Get this great product here: Hugg-A-Planet ISS Bundle, Pocket Earth, Moon, and Mars
My 8 year old daughter has recently become fascinated with history and geography, and I am really enjoying fostering this interest as much as possible, with both her and my 5 year old son. I came across this set of plush globes from Hugg-a-Planet and was really intrigued, thinking this might be a fun way to keep maps handy and help her learn while also having fun.
Now that I’ve had a chance to use these with my kids for a few weeks, I’m really pleased with the quality and detail of all three. The Earth ball is colorful and has all the detail I would expect from a standard globe. We do have a globe, but it is bulky and a bit awkward to deal with, so this is so much easier to take a look at. If my daughter is reading or doing her homework, she will sometimes come across the name of a place she’s not familiar with and will want to see where that is on the map. Getting the globe out for these kinds of quick inquiries is inconvenient – it is so much more simple to just grab the Hugg-a-Planet Earth ball and find the place of interest.

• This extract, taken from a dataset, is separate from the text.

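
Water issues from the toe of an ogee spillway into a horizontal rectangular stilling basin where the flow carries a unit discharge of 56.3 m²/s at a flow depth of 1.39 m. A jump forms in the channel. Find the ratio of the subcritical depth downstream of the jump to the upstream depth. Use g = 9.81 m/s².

V₁ = q/y₁ = 56.3/1.39 = 40.5 m/s. Fr₁ = V₁/√(g·y₁) = 40.5/√(9.81×1.39) = 11.0.
Bélanger equation: y₂/y₁ = ½[√(1 + 8Fr₁²) − 1] = ½[√963.5 − 1] = 15.0.

y₂/y₁ = 15.0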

What makes this set even cooler is the fact that it includes plush balls of the Moon and Mars. I really like that the sizes of all three balls are proportionally correct, so that my kids can see how much larger the Earth is than the other two. I’ve never really learned much about outer space geography, so I’m as fascinated as the kids to see so many spots labeled on the Moon and Mars balls. I think it’s going to be really cool to keep learning details from these over the years as we use and play with them. The Moon has lots of cool historical facts on its surface, including the spots of landing of various US and Soviet space missions, as well as labeling geographic features and simple things like the “Dark” and “Light” sides of the Moon. Even just simple things like the red color of the Mars ball have already been educational. My 5 year old asked why the Mars ball is red, so I was able to use that as a nice teaching moment. While Mars is mostly red, there is actually a color key that shows how different types of topography are color-coded, which is very cool
The Earth ball has a pocket that opens up and closes with velcro that is designed to store the smaller Moon ball. It takes a bit of practice get the Moon neatly back into the pocket. I recommend squishing the Moon and folding it in half, then kind of in half again, and then stuffing it into the pocket. Once it’s pretty much all the way in, then make sure the velcro strips are totally clear and start fastening them together from one end, smoothing all the way down until it’s fully fastened. Once it’s closed, it blends in remarkably well with the other vertical seams on the ball so that I can’t even visually tell that there is a pocket there!
I’m very glad that I was able to receive this as a free promotional sample in order to evaluate and provide my honest review.